Additional Information
This communication does not constitute an offer to buy or solicitation of any offer to sell securities. This communication relates to a proposal which Ashford Trust has made for a business combination transaction with FelCor that is supported by Ashford. In furtherance of this proposal and subject to future developments, Ashford, Ashford Trust and, if a negotiated transaction is agreed, FelCor may file one or more registration statements, prospectuses, proxy statements or other documents with the SEC. This communication is not a substitute for any registration statement, prospectus, proxy statement or other document Ashford, Ashford Trust or FelCor may file with the SEC in connection with the proposed transaction. INVESTORS AND SECURITY HOLDERS OF ASHFORD, ASHFORD TRUST AND FELCOR ARE URGED TO READ CAREFULLY THE REGISTRATION STATEMENT(S), PROSPECTUS(ES), PROXY STATEMENT(S) AND OTHER DOCUMENTS THAT MAY BE FILED WITH THE SEC IF AND WHEN THEY BECOME AVAILABLE BECAUSE THEY WILL CONTAIN IMPORTANT INFORMATION ABOUT ASHFORD, ASHFORD TRUST, FELCOR AND THE PROPOSED TRANSACTION. Investors and security holders may obtain free copies of these documents (if and when they become available) and other related documents filed with the SEC at the SEC’s web site at www.sec.gov, or by requesting them in writing or by telephone from Ashford at 14185 Dallas Parkway, Suite 1100, Dallas, Texas 75254, Attn: Investor Relations or (972) 490-9600. Investors and security holders may obtain copies of the documents filed with the SEC on Ashford’s website, www.ashfordinc.com, under the “Investors” link.
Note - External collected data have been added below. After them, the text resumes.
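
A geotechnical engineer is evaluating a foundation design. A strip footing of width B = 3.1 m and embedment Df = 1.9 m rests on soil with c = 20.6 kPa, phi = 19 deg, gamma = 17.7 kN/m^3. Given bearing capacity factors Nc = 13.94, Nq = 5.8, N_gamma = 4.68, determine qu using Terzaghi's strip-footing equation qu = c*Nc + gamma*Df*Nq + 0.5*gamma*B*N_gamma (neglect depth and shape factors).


Compute qu = c*Nc + gamma*Df*Nq + 0.5*gamma*B*N_gamma
Term 1: 20.6 * 13.94 = 287.164
Term 2: 17.7 * 1.9 * 5.8 = 195.054
Term 3: 0.5 * 17.7 * 3.1 * 4.68 = 128.3958
qu = 287.164 + 195.054 + 128.3958
qu = 610.61 kPa


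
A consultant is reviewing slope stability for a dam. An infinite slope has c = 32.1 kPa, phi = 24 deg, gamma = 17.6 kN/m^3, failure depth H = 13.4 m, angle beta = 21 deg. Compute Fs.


Using Fs = c / (gamma*H*sin(beta)*cos(beta)) + tan(phi)/tan(beta)
Cohesion contribution = 32.1 / (17.6*13.4*sin(21)*cos(21))
Cohesion contribution = 0.406824
Friction contribution = tan(24)/tan(21) = 1.15986
Fs = 0.406824 + 1.15986
Fs = 1.567


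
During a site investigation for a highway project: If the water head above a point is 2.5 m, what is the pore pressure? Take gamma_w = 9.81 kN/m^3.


Using u = gamma_w * h_w
u = 9.81 * 2.5
u = 24.53 kPa


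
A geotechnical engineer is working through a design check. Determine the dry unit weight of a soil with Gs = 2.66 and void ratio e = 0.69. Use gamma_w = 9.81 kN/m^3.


Result: 15.441 kN/m^3

Derivation:
Using gamma_d = Gs * gamma_w / (1 + e)
gamma_d = 2.66 * 9.81 / (1 + 0.69)
gamma_d = 2.66 * 9.81 / 1.69
gamma_d = 15.441 kN/m^3


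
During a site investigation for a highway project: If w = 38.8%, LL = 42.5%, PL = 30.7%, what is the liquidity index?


First compute the plasticity index:
PI = LL - PL = 42.5 - 30.7 = 11.8
Then compute the liquidity index:
LI = (w - PL) / PI
LI = (38.8 - 30.7) / 11.8
LI = 0.686


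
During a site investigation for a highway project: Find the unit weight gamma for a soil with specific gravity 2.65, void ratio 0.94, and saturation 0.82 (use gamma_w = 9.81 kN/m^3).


Using gamma = gamma_w * (Gs + S*e) / (1 + e)
Numerator: Gs + S*e = 2.65 + 0.82*0.94 = 3.4208
Denominator: 1 + e = 1 + 0.94 = 1.94
gamma = 9.81 * 3.4208 / 1.94
gamma = 17.298 kN/m^3


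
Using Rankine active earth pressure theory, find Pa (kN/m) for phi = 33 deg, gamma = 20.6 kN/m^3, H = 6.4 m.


Compute active earth pressure coefficient:
Ka = tan^2(45 - phi/2) = tan^2(28.5) = 0.294801
Compute active force:
Pa = 0.5 * Ka * gamma * H^2
Pa = 0.5 * 0.294801 * 20.6 * 6.4^2
Pa = 124.37 kN/m


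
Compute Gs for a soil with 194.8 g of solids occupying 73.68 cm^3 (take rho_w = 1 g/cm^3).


Using Gs = m_s / (V_s * rho_w)
Since rho_w = 1 g/cm^3:
Gs = 194.8 / 73.68
Gs = 2.644


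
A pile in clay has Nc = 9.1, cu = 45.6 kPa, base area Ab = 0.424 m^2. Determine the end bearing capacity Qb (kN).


Using Qb = Nc * cu * Ab
Qb = 9.1 * 45.6 * 0.424
Qb = 175.94 kN


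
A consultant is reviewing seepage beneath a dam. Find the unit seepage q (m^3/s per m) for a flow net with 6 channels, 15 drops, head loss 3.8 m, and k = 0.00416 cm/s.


Result: 6.323e-05 m^3/s per m

Derivation:
Convert k to m/s for unit consistency with H:
k = 0.00416 cm/s = 0.00416 / 100 m/s = 4.16e-05 m/s
Using q = k * H * Nf / Nd
Nf / Nd = 6 / 15 = 0.4
q = 4.16e-05 * 3.8 * 0.4
q = 6.323e-05 m^3/s per m


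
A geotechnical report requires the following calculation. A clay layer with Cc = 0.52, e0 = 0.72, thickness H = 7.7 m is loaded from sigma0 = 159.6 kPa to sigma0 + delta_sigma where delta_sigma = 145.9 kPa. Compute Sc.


Using Sc = Cc * H / (1 + e0) * log10((sigma0 + delta_sigma) / sigma0)
Stress ratio = (159.6 + 145.9) / 159.6 = 1.91416
log10(1.91416) = 0.281978
Cc * H / (1 + e0) = 0.52 * 7.7 / (1 + 0.72) = 2.32791
Sc = 2.32791 * 0.281978
Sc = 0.6564 m


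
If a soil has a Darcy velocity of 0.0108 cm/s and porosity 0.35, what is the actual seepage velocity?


Using v_s = v_d / n
v_s = 0.0108 / 0.35
v_s = 0.03086 cm/s


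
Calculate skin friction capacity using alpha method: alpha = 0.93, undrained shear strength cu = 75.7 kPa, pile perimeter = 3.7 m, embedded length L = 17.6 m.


Using Qs = alpha * cu * perimeter * L
Qs = 0.93 * 75.7 * 3.7 * 17.6
Qs = 4584.51 kN


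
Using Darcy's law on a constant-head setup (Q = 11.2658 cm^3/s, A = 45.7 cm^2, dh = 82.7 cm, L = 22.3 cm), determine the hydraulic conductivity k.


Compute hydraulic gradient:
i = dh / L = 82.7 / 22.3 = 3.70852
Then apply Darcy's law:
k = Q / (A * i)
k = 11.2658 / (45.7 * 3.70852)
k = 11.2658 / 169.479
k = 0.066473 cm/s


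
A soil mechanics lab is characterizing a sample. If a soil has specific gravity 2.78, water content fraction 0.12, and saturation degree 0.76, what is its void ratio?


Using the relation e = Gs * w / S
e = 2.78 * 0.12 / 0.76
e = 0.4389


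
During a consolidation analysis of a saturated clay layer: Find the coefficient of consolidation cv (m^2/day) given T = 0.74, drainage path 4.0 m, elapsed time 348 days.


Using cv = T * H_dr^2 / t
H_dr^2 = 4.0^2 = 16.0
cv = 0.74 * 16.0 / 348
cv = 0.03402 m^2/day


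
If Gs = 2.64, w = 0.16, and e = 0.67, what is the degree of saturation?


Using S = Gs * w / e
S = 2.64 * 0.16 / 0.67
S = 0.6304


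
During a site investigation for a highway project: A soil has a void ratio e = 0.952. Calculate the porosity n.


Using the relation n = e / (1 + e)
n = 0.952 / (1 + 0.952)
n = 0.952 / 1.952
n = 0.4877


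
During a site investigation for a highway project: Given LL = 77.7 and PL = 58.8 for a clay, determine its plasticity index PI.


Using PI = LL - PL
PI = 77.7 - 58.8
PI = 18.9


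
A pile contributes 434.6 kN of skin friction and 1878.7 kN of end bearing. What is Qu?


Using Qu = Qf + Qb
Qu = 434.6 + 1878.7
Qu = 2313.3 kN


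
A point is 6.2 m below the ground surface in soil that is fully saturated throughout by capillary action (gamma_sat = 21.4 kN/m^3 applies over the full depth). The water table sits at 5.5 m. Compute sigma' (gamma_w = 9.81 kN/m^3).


Total stress = gamma_sat * depth
sigma = 21.4 * 6.2 = 132.68 kPa
Pore water pressure u = gamma_w * (depth - d_wt)
u = 9.81 * (6.2 - 5.5) = 6.867 kPa
Effective stress = sigma - u
sigma' = 132.68 - 6.867 = 125.81 kPa


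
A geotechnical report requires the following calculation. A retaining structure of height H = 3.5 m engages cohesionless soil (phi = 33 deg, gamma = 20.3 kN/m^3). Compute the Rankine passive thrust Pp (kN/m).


Compute passive earth pressure coefficient:
Kp = tan^2(45 + phi/2) = tan^2(61.5) = 3.39212
Compute passive force:
Pp = 0.5 * Kp * gamma * H^2
Pp = 0.5 * 3.39212 * 20.3 * 3.5^2
Pp = 421.77 kN/m


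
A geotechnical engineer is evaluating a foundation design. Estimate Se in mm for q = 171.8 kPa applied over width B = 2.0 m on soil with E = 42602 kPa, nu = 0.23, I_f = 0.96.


Using Se = q * B * (1 - nu^2) * I_f / E
1 - nu^2 = 1 - 0.23^2 = 0.9471
Se = 171.8 * 2.0 * 0.9471 * 0.96 / 42602
Se = 0.007333 m
Convert to mm: Se = 0.007333 * 1000 = 7.333 mm


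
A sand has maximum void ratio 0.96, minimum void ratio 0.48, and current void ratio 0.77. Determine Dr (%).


Using Dr = (e_max - e) / (e_max - e_min) * 100
e_max - e = 0.96 - 0.77 = 0.19
e_max - e_min = 0.96 - 0.48 = 0.48
Dr = 0.19 / 0.48 * 100
Dr = 39.58 %


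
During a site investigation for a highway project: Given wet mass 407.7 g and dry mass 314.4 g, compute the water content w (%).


Using w = (m_wet - m_dry) / m_dry * 100
m_wet - m_dry = 407.7 - 314.4 = 93.3 g
w = 93.3 / 314.4 * 100
w = 29.68 %


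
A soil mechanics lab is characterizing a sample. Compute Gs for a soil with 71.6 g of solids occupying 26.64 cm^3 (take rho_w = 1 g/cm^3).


Result: 2.688

Derivation:
Using Gs = m_s / (V_s * rho_w)
Since rho_w = 1 g/cm^3:
Gs = 71.6 / 26.64
Gs = 2.688


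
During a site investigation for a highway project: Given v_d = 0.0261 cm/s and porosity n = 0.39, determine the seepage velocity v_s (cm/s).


Result: 0.06692 cm/s

Derivation:
Using v_s = v_d / n
v_s = 0.0261 / 0.39
v_s = 0.06692 cm/s


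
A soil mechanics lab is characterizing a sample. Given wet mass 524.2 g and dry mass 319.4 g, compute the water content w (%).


Using w = (m_wet - m_dry) / m_dry * 100
m_wet - m_dry = 524.2 - 319.4 = 204.8 g
w = 204.8 / 319.4 * 100
w = 64.12 %


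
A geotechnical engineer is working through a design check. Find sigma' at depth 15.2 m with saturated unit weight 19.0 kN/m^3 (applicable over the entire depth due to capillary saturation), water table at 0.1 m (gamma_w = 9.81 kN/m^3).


Total stress = gamma_sat * depth
sigma = 19.0 * 15.2 = 288.8 kPa
Pore water pressure u = gamma_w * (depth - d_wt)
u = 9.81 * (15.2 - 0.1) = 148.131 kPa
Effective stress = sigma - u
sigma' = 288.8 - 148.131 = 140.67 kPa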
Certain Information Regarding Participants
Ashford Trust and Ashford and their respective directors and executive officers may be deemed participants in the solicitation of proxies in connection with the proposed transaction. You can find information about Ashford Trust’s directors and executive officers in Ashford Trust’s definitive proxy statement for its most recent annual meeting filed with the SEC on April 25, 2016. You can find information about Ashford’s directors and executive officers in Ashford’s definitive proxy statements for its most recent annual meeting and special meeting filed with the SEC on April 28, 2016 and October 7, 2016, respectively. You can find information about FelCor’s directors and executive officers in FelCor’s
definitive proxy statement for its most recent annual meeting filed with the SEC on April 14, 2016. These documents are available free of charge at the SEC’s web site at www.sec.gov and (with respect to documents and information relating to Ashford Trust) from Investor Relations at Ashford Trust, as described above. Additional information regarding the interests of such potential participants will be included in one or more registration statements, proxy statements, tender offer statements or other related documents filed with the SEC if and when they become available.